Isabell und Georg sind etabliert. Zwei Singles, die zu einem Paar werden. Zwei Einkommen, mit denen man komfortabel leben kann. Georg ist Redakteur einer Zeitung, die zu einem weltweiten Konsortium gehört. Isabell spielt als Cellistin in einem Orchester. Georg holt sie gerne nach der Vorstellung am Bühnenausgang ab, sie genießen den Weg durch die Straßen, hinter deren erleuchteten Fenstern die Familien letzte Vorbereitungen für den Abend treffen.

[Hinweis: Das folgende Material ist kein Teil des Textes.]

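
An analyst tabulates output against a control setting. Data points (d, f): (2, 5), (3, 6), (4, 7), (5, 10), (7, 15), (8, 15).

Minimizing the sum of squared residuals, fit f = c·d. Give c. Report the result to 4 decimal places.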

Auf geradem Weg steuern Isabell und Georg ihr Zuhause an. So gerade stellt sich der ganze Lebenslauf einer Generation dar, die im ebenso breiten wie wohlhabenden Mittelstand herangewachsen ist. Nach der Ausbildung kommt der Beruf, dann die Kinder, das Haus und die Rente.
Da kann man glücklich sein, und wer glücklich ist, für den ist das Unglück nur eine theoretische Möglichkeit des Schicksals. Kristine Bilkau zeigt in ihrem Roman „Die Glücklichen“, dass der Absturz nah ist, ja, zu den Versprechen einer Konsumgesellschaft immer schon dazugehört. Wenn natürlich auch niemand darüber reden mag. Keiner will Verlierer sein. Die Scham sagt einem, dass man selber die Schuld trägt. Eben die Rückseite des positiven Denkens erfährt.
Das Paar bekommt ein Kind, das für beide eine große Freude ist. Aber nun dreht sich das Blatt. Isabell steigt wieder in den Beruf ein, nur beginnt ihre Hand plötzlich zu zittern. Eine Berufskrankheit bei klassischen Musikern, gegen die kein Kraut gewachsen ist. Georgs Medienkonzern nimmt Einsparungen vor, plötzlich sind beide arbeitslos. Das Geld schwindet, es ist nicht einfach, einen gewohnten Lebensstandard nach unten hin anzupassen. Kristine Bilkau gibt eine Vorstellung davon, wie der Druck von außen immer stärker auf der Beziehung lastet. Scheu behält jeder die vermeintlichen Niederlagen für sich, zugleich denkt man, der andere muss doch sehen, dass es so nicht weiter geht.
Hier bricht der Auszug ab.